Larry Powell had seen someone at that fire scene on LeRoy.

And maybe, just maybe, the other bastard had come back. “I’ve got to make a call.” The ME would have the body. Maybe he could cut down some of that IDing time if he gave Heather Jennings a nudge in the right direction.

Maybe. Maybe not.

Keith Hyde intimidated the hell out of her, and normally, Lora wasn’t intimidated by anyone or anything.

“So you called my office.”

They were outside. A few more techs were sweeping the scene. Maybe they’d do a better job and not—oh, overlook the evidence. The techs should have found that cocaine bag long before she did.

She glanced at him. “The cases needed to move faster.

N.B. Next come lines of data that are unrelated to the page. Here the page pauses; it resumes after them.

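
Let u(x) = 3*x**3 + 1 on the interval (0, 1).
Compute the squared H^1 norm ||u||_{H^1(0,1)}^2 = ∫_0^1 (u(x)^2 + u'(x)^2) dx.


||u||_{H^1}^2 = 1399/70

The H^1 norm (squared) on an interval (0, L) is
  ||u||_{H^1}^2 = ∫_0^L u(x)^2 dx + ∫_0^L u'(x)^2 dx.
Compute u'(x) = 9*x**2.
Then u(x)^2 = 9*x**6 + 6*x**3 + 1 and u'(x)^2 = 81*x**4.
Integrate each monomial from 0 to 1 using ∫_0^1 c·x^n dx = c·1^(n+1)/(n+1):
  ∫_0^1 u(x)^2 dx = ∫_0^1 (9*x^6 + 6*x^3 + 1) dx. Term by term:
    ∫_0^1 9*x^6 dx = 9/7;  ∫_0^1 6*x^3 dx = 3/2;  ∫_0^1 1 dx = 1.
  Sum: 9/7 + 3/2 + 1 = 53/14.
  ∫_0^1 u'(x)^2 dx = ∫_0^1 (81*x^4) dx. Term by term:
    ∫_0^1 81*x^4 dx = 81/5.
Adding: ||u||_{H^1}^2 = 53/14 + 81/5 = 1399/70.


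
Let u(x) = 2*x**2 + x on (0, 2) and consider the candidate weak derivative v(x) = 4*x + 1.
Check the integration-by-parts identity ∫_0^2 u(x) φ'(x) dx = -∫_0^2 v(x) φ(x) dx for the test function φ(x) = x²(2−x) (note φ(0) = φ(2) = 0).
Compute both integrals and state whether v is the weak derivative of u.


LHS = -116/15, RHS = -116/15. Yes, v = u' weakly.

u(x) = 2*x**2 + x, classical derivative u'(x) = 4*x + 1.
φ(x) = x²(2−x), so φ'(x) = x*(4 - 3*x).
Note φ(0) = φ(2) = 0, so the boundary term u·φ vanishes.
LHS = ∫_0^2 u(x) φ'(x) dx = ∫_0^2 (-6*x^4 + 5*x^3 + 4*x^2) dx. Term by term:
  ∫_0^2 -6*x^4 dx = -192/5;  ∫_0^2 5*x^3 dx = 20;  ∫_0^2 4*x^2 dx = 32/3.
Sum: -192/5 + 20 + 32/3 = -116/15.
So LHS = -116/15.
∫_0^2 v(x) φ(x) dx = ∫_0^2 (-4*x^4 + 7*x^3 + 2*x^2) dx. Term by term:
  ∫_0^2 -4*x^4 dx = -128/5;  ∫_0^2 7*x^3 dx = 28;  ∫_0^2 2*x^2 dx = 16/3.
Sum: -128/5 + 28 + 16/3 = 116/15.
So RHS = -∫_0^2 v(x) φ(x) dx = -116/15.
LHS = RHS, so the identity holds for this test φ.
Moreover u is smooth here and v(x) = u'(x) = 4*x + 1 pointwise, so the identity holds for every test function. Hence v is the weak derivative of u.


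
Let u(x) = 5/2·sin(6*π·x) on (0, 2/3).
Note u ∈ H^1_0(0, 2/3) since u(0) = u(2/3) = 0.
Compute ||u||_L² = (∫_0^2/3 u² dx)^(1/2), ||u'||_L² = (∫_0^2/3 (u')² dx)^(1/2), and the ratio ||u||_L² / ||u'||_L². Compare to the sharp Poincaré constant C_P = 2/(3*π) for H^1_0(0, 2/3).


||u||_L² / ||u'||_L² = 1/(6*π) < C_P = 2/(3*π).

u(x) = 5/2·sin(6*π·x), so u'(x) = 15*π*cos(6*π*x).
Writing u(x) = A·sin(kπx/L) with A = 5/2 and k = 4, use ∫_0^L sin²(kπx/L) dx = L/2 and ∫_0^L cos²(kπx/L) dx = L/2.
u² = 25/4·sin²(6*π·x) and (u')² = 225*π^2·cos²(6*π·x), and each of sin², cos² integrates to L/2 = 1/3 over (0, 2/3).
∫_0^2/3 u² dx = 25/12, so ||u||_L² = 5*sqrt(3)/6.
∫_0^2/3 (u')² dx = 75*π^2, so ||u'||_L² = 5*sqrt(3)*π.
Ratio ||u||_L² / ||u'||_L² = 1/(6*π).
Sharp Poincaré constant on H^1_0(0, 2/3) is C_P = L/π = 2/(3*π), achieved by sin(3*π/2·x).
This is the k = 4 harmonic; the ratio L/(kπ) is strictly less than C_P = L/π, consistent with the sharp inequality ||u||_L² ≤ C_P ||u'||_L².


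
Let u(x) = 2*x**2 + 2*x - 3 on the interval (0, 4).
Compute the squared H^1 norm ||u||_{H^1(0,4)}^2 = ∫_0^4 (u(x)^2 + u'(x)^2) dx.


||u||_{H^1}^2 = 23788/15

The H^1 norm (squared) on an interval (0, L) is
  ||u||_{H^1}^2 = ∫_0^L u(x)^2 dx + ∫_0^L u'(x)^2 dx.
Compute u'(x) = 4*x + 2.
Then u(x)^2 = 4*x**4 + 8*x**3 - 8*x**2 - 12*x + 9 and u'(x)^2 = 16*x**2 + 16*x + 4.
Integrate each monomial from 0 to 4 using ∫_0^4 c·x^n dx = c·4^(n+1)/(n+1):
  ∫_0^4 u(x)^2 dx = ∫_0^4 (4*x^4 + 8*x^3 - 8*x^2 - 12*x + 9) dx. Term by term:
    ∫_0^4 4*x^4 dx = 4096/5;  ∫_0^4 8*x^3 dx = 512;  ∫_0^4 -8*x^2 dx = -512/3;
    ∫_0^4 -12*x dx = -96;  ∫_0^4 9 dx = 36.
  Sum: 4096/5 + 512 − 512/3 − 96 + 36 = 16508/15.
  ∫_0^4 u'(x)^2 dx = ∫_0^4 (16*x^2 + 16*x + 4) dx. Term by term:
    ∫_0^4 16*x^2 dx = 1024/3;  ∫_0^4 16*x dx = 128;  ∫_0^4 4 dx = 16.
  Sum: 1024/3 + 128 + 16 = 1456/3.
Adding: ||u||_{H^1}^2 = 16508/15 + 1456/3 = 23788/15.


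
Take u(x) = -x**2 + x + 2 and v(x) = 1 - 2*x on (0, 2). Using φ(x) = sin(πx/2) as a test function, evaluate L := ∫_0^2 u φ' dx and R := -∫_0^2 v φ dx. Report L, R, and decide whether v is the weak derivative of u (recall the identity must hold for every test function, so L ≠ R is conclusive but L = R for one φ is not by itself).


LHS = 4/π, RHS = 4/π. Yes, v = u' weakly.

u(x) = -x**2 + x + 2, classical derivative u'(x) = 1 - 2*x.
φ(x) = sin(πx/2), so φ'(x) = π*cos(π*x/2)/2.
Note φ(0) = φ(2) = 0, so the boundary term u·φ vanishes.
LHS = ∫_0^2 u(x) φ'(x) dx = ∫_0^2 (-π*x^2*cos(π*x/2)/2 + π*x*cos(π*x/2)/2 + π*cos(π*x/2)) dx. Term by term:
  ∫_0^2 π*cos(π*x/2) dx = 0;  ∫_0^2 π*x*cos(π*x/2)/2 dx = -4/π;  ∫_0^2 -π*x^2*cos(π*x/2)/2 dx = 8/π.
Sum: 0 − 4/π + 8/π = 4/π.
So LHS = 4/π.
∫_0^2 v(x) φ(x) dx = ∫_0^2 (-2*x*sin(π*x/2) + sin(π*x/2)) dx. Term by term:
  ∫_0^2 -2*x*sin(π*x/2) dx = -8/π;  ∫_0^2 sin(π*x/2) dx = 4/π.
Sum: -8/π + 4/π = -4/π.
So RHS = -∫_0^2 v(x) φ(x) dx = 4/π.
LHS = RHS, so the identity holds for this test φ.
Moreover u is smooth here and v(x) = u'(x) = 1 - 2*x pointwise, so the identity holds for every test function. Hence v is the weak derivative of u.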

I was pretty sure the SSD could give them an ass-kicking to the top of the priority list.”

Seth headed to his van, limping slightly, his head bent as he talked with a tech, a petite redhead with very animated hands.

“You risked pissing some folks off by going over their heads,” Hyde told her.

And she knew he was right. She could immediately think of two men who would fall into that pissed-off category: Seth and Jason Lawrence, the police captain who’d refused to acknowledge the link between the arson murders.

“I piss folks off every day.” She’d never been Miss Congeniality. One shoulder lifted. “You can’t please everyone.”

“So you try to please yourself?”

She blinked. Ah… “You know, don’t you?”

“About you and Creed?” His lips firmed. “Yes. Trust me, if I’m on a case, there’s little I don’t know about.”